If it was sold at the same price as vallisneria, it must a be steal as crinum is quite expensive 

There are also similar looking plants: vallisneria americana and echinodorus vesuvius. Vesuvius is shorter though.


----------



## ajws9356 (Feb 9, 2016)

cdarminio said:


> ajws9356 said:
> 
> 
> > What sand did you add, like the white sand myself
> ...


It's cool, I was guessing something like saltwater crushed something.... 
Too expensive if you wanted to do like a 200 gallon. 
Nice tank!


----------



## cdarminio (Mar 29, 2015)

So this morning I decided to strip my female cyprichromis. Everything went well and I ended up with 5 babies. I'm a little bummed tbh because last time I got 7, but I guess 5 is close enough.

*
I noticed that the babies are swimming with their heads towards the surface, is this normal :-? *


----------



## Fishing4Dayz (Jan 18, 2016)

Nice community tank. I think that the fry look like they still have a bit of their yolk sack left. Maybe this is causing them swimming trouble?


----------



## cdarminio (Mar 29, 2015)

Thanks. The cyp fry r now swimming "normal". Hopefully these do better than the previous batch


----------



## cdarminio (Mar 29, 2015)

Update:

I sold the buescheri and bought 6 Xenotilapia spilopterus Mabilibili. They are dope! They are german bred and were brought in by SEC. A pair formed quickly and they've spawned three times, but the female did not hold successfully the first two. I'm hoping by the third time she knows what to do.
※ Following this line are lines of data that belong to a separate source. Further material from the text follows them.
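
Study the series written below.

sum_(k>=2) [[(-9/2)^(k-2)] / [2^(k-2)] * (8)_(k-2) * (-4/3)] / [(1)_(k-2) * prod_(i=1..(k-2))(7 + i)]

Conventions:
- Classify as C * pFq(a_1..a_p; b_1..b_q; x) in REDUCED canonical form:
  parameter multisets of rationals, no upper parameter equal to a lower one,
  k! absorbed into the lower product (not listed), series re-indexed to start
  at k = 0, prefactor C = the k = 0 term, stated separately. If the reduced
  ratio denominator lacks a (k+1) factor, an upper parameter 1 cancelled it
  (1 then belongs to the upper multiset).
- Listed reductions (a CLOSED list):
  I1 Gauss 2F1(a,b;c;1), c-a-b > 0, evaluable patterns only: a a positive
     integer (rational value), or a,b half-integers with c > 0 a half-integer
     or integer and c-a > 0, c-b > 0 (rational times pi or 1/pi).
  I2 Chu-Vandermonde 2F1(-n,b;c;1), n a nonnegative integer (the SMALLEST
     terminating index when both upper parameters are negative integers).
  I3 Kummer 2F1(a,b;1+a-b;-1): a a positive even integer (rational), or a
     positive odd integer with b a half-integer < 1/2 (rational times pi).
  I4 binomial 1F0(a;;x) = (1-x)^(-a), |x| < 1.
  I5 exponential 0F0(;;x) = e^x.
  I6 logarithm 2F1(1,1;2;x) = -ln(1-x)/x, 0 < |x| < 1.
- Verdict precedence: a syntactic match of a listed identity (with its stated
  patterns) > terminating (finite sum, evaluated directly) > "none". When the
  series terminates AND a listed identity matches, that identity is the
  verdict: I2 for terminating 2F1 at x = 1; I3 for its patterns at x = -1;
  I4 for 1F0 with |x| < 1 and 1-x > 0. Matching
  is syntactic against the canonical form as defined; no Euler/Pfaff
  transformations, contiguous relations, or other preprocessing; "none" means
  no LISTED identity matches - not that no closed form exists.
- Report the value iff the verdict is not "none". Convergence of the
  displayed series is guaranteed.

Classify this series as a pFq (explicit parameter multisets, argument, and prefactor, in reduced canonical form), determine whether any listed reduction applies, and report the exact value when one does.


Key step: from the first term -4/3: (1)_k (C = -4/3) is k! itself.
Consecutive-term ratio: r(k) = (-9/4) * 1 / [(k+1)] - rational in k, leading ratio (-9/4); with t_0 = -4/3, classification follows.

Classification (C = -4/3): 0F0 with upper {-}, lower {-}, argument x = -9/4. Verdict: exponential (I5) applies (the 0F0 exponential series at x = -9/4). Exact value: (-4/3) * e^(-9/4).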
All 6 are in a 30 gal and the displaying behavior is amazing. In the future I may move them to a bigger tank and add some Mastacembelus tanganicae.

Here are some nice pictures:


----------



## DJRansome (Oct 29, 2005)

Nice!


----------



## cdarminio (Mar 29, 2015)

Unfortunately the female is no longer holding. I wonder how many times it takes for her to learn? :?


----------



## cdarminio (Mar 29, 2015)

*Update*

All fish are currently doing well. I moved them to a 60 gal to give them more space.

I plan on hatching some lamprichthys tanganicanus and adding them to this tank. May also add a pair of wild ocellatus Gombe.


----------



## cdarminio (Mar 29, 2015)

12 lamprichthys tanganicanus fry!


----------